Akhtar membuka matanya. Pria itu menatap Daffa tajam. Sedangkan yang ditatap juga sedang menatapnya dengan sama tajamnya.
"Apa? Lo mau cari alasan gimana lagi? Atau malah lo mau bilang kalau perbuatan lo itu udah bener gitu?" ejeknya.
Akhtar mengusap wajahnya kasar. Terlihat sangat frustasi di wajahnya sekarang. "Gue bingung Daff."
Daffa menaikkan satu alisnya heran. "Bingung apaan?"
Akhtar diam. Menimbang-nimbang apakah dia harus memberitahu perihal dirinya yang mau menceraikan Fatimah pada Daffa.
"Lo kalau ngomong jangan setengah-setengah napa. Hobi banget bikin gue kepo."

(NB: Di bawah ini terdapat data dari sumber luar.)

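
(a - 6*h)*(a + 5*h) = a^2 - a*h - 30*h^2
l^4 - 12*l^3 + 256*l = l*(l - 8)^2*(l + 4)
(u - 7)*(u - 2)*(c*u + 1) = c*u^3 - 9*c*u^2 + 14*c*u + u^2 - 9*u + 14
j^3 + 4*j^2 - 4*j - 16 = (j - 2)*(j + 2)*(j + 4)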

"Gue mau ceraiin Fatimah," ungkapnya yang langsung membuat Daffa berdiri dari duduknya.
"Gila ya lo?! Nggak cukup lo udah poligami dia. Sekarang lo mau ceraiin Fatimah? Gue sama sekali nggak habis pikir sama lo!" marahnya.
"Gue punya alasan Daff," ucap Akhtar tenang. Sebisa mungkin dia mengontrol dirinya supaya tak ikut emosi.
Daffa menyugar rambutnya kasar. Ruangannya yang ber-AC tidak bisa mendinginkan pikirannya. "Alasan apaan?! Alasan karena lo udah nggak cinta sama Fatimah? Dan cinta lo cuma buat istri kedua lo itu? Brengsek lo! Gue ngerasa lo udah berubah Tar. Lo bukan Akhtar yang gue kenal dulu. Karena sahabat gue nggak brengsek kayak lo sekarang!"
Akhtar mengepalkan kedua tangannya. "Perkataan lo udah kelewatan Daff!" peringatnya.
Daffa yang mendengarnya tertawa sinis. "Kelewatan? Lo yang udah kelewatan Tar!" ucapnya tajam.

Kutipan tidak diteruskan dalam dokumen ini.